Part of the goal of testing all these wearables for We Wear It is to best understand how apps and devices help us live healthier lifestyles. That includes monitoring heart rate, tracking hydration, diet, exercise, etc. Our challenge this week is about using apps that allow us to integrate the data they collect (like calorie or exercise information) with the data our wearbles are collecting to get a more complete picture of our health and fitness routine.
A lot of people use apps like Lifesum, AddApp, and My Fitness Pal to count calories or track exercise in conjunction with a wearable, often looking at it as a tool to improve fitness level and lose weight (myself included). What we don’t always realize is that these types of tracking apps can have a more significant impact on healthcare. Namely, they give patients with chronic conditions a way to track prescribed diets and exercise plans, and then share that information with their care team.
There are two parts to this.
1) Apps and wearables make it easier for patients to follow prescribed diets and/or exercise plans, and recommended exercise level
While there are several rare diseases that have very rigid diets or exercise plans, there are also common chronic conditions like Type 2 Diabetes where diet and exercise plans differ from patient to patient. Typically, when someone is diagnosed with Type 2 Diabetes, their care provider talks to them about the plate method of diet management, and probably adds a couple of specific points (like avoid starchy foods, eat certain fruits for the nutrients and sugar, etc.). They also recommend that the patient be active for a certain amount of time everyday.
It’s often a challenge for these patients to figure out exactly what they can eat, and if their activity level meets what is prescribed. Enter devices and apps:
- Inlivo focuses on the idea of a well-composed plate. It helps users make sure they’re getting the right amount of all the major food groups, and helps them track the overall “success” of meals. Bonus: the company partners with amwell, one of the leaders in telemedicine. The data collected through their app can be accessed by amwell physicians during video visits. The app also integrates with Apple Health so the patient can get a complete picture of their diet and activity level from the phone or a wearable device.
- Shopwell allows patients to enter diet goals or chronic conditions and then scan foods while they’re shopping to see how they rate within diet “goals.”
- Rise is similar, except users get paired with a coach. After sending the coach snaps of what you eat throughout the day, they make recommendations based on goals and conditions. Rise will also use activity information collected to make sure you’re burning enough calories. If not, the app helps users figure out how to make the appropriate changes.

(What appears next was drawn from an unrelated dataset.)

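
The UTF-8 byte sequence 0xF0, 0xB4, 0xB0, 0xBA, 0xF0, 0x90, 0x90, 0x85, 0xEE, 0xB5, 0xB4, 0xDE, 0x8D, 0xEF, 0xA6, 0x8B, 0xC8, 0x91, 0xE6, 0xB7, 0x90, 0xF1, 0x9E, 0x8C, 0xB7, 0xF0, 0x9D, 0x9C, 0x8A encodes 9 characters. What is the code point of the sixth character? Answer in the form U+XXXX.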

- Digifit does a little bit of everything. The app helps users create a diet and exercise plan based on a variety of markers (like conditions and goals) and then helps them track it, and alter or adapt the plan as needed.

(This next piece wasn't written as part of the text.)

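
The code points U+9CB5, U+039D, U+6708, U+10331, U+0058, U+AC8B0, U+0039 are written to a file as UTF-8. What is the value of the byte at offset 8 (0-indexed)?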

- Most wearables like Fitbit and Jawbone have calorie counting features. This can be helpful if part of a prescribed diet includes meeting a certain number of calories per day. Just like entering a step goal, most wearables have users enter a caloric goal and then help you meet it with reminders, etc. Being able to track both simultaneously makes it significantly easier for patients to understand their information.
2) Patients can share their tracked meals, calories, and activity with care providers
This seems obvious, but there are a couple important things to note here: the providers could look at the actual food tracked and see if the calories are the “right” calories (meaning, do they match specific diet markers like non-starchy vegetables, grains, fruits, etc.), and they can look at the foods a patient eats to make additional recommendations based on symptoms and general health information they collect during a visit.
Similarly, care teams can make sure that the exercise a patient is doing is adequately addressing their problem areas. They can see if the patient’s heart rate is being elevated to a good level, if they are straining, if they are building muscle where they need to, etc.
The benefit of integrated data (steps, additional exercise metrics, plus diet info, etc.) puts all the information in one place, so physicians can look at one set of data (instead of several), and can compare all the data points at once.
Giving physicians that complete picture of how patients eat and exercise between visits can help them make better decisions when a patient has new or different symptoms. It also helps them create better care plans for the long-term management of chronic conditions.
These apps and wearables are one step towards making chronic condition management easier for patients and providers.